Il 14 maggio del 1993 ci fu un'esplosione in via Ruggiero Fauro, a Roma, vicino il Teatro Parioli, dove il conduttore aveva appena registrato una puntata del "Maurizio Costanzo Show". Un cambio improvviso di auto, ha permesso a Costanzo, e alla moglie Maria De Filippi che era con lui, di salvarsi.

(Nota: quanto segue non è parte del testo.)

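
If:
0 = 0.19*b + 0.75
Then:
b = -3.95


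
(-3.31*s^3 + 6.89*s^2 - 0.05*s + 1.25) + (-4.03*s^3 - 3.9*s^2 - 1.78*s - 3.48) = -7.34*s^3 + 2.99*s^2 - 1.83*s - 2.23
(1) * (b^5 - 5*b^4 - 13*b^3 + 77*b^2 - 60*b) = b^5 - 5*b^4 - 13*b^3 + 77*b^2 - 60*b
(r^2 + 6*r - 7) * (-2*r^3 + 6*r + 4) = -2*r^5 - 12*r^4 + 20*r^3 + 40*r^2 - 18*r - 28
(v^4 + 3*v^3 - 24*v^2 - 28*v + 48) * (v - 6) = v^5 - 3*v^4 - 42*v^3 + 116*v^2 + 216*v - 288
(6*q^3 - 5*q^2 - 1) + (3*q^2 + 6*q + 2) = 6*q^3 - 2*q^2 + 6*q + 1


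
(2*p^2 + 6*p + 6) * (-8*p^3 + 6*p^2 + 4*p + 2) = -16*p^5 - 36*p^4 - 4*p^3 + 64*p^2 + 36*p + 12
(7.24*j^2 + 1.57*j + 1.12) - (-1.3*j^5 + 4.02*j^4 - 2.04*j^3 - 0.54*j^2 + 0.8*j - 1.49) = 1.3*j^5 - 4.02*j^4 + 2.04*j^3 + 7.78*j^2 + 0.77*j + 2.61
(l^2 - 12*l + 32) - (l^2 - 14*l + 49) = 2*l - 17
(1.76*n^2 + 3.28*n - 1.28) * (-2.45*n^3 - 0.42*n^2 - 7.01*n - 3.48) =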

"Durante gli anni in cui mi occupavo di mafia chiesi ad Andreotti o a Martelli che la si finisse con la vergogna dei mafiosi che lasciavano le infermerie del carcere per starsene tranquilli in ospedale - ha raccontato il giornalista ospite durante l'ultima puntata di 'Servizio Pubblico' - L'aver ottenuto questo credo mi abbia nuociuto molto".

"Quel giorno avevo cambiato macchina - ha ricordato - Quei 30, 20, 10, 5 secondi di incertezza nel premere hanno consentito alla macchina di girare e quindi di non prendere l'onda d'urto. Se non avessero avuto quei secondi di incertezza eravamo senza testa io, Maria, l'autista e pure il cane. E la cosa bella di una cosa orrenda è che non ci furono morti".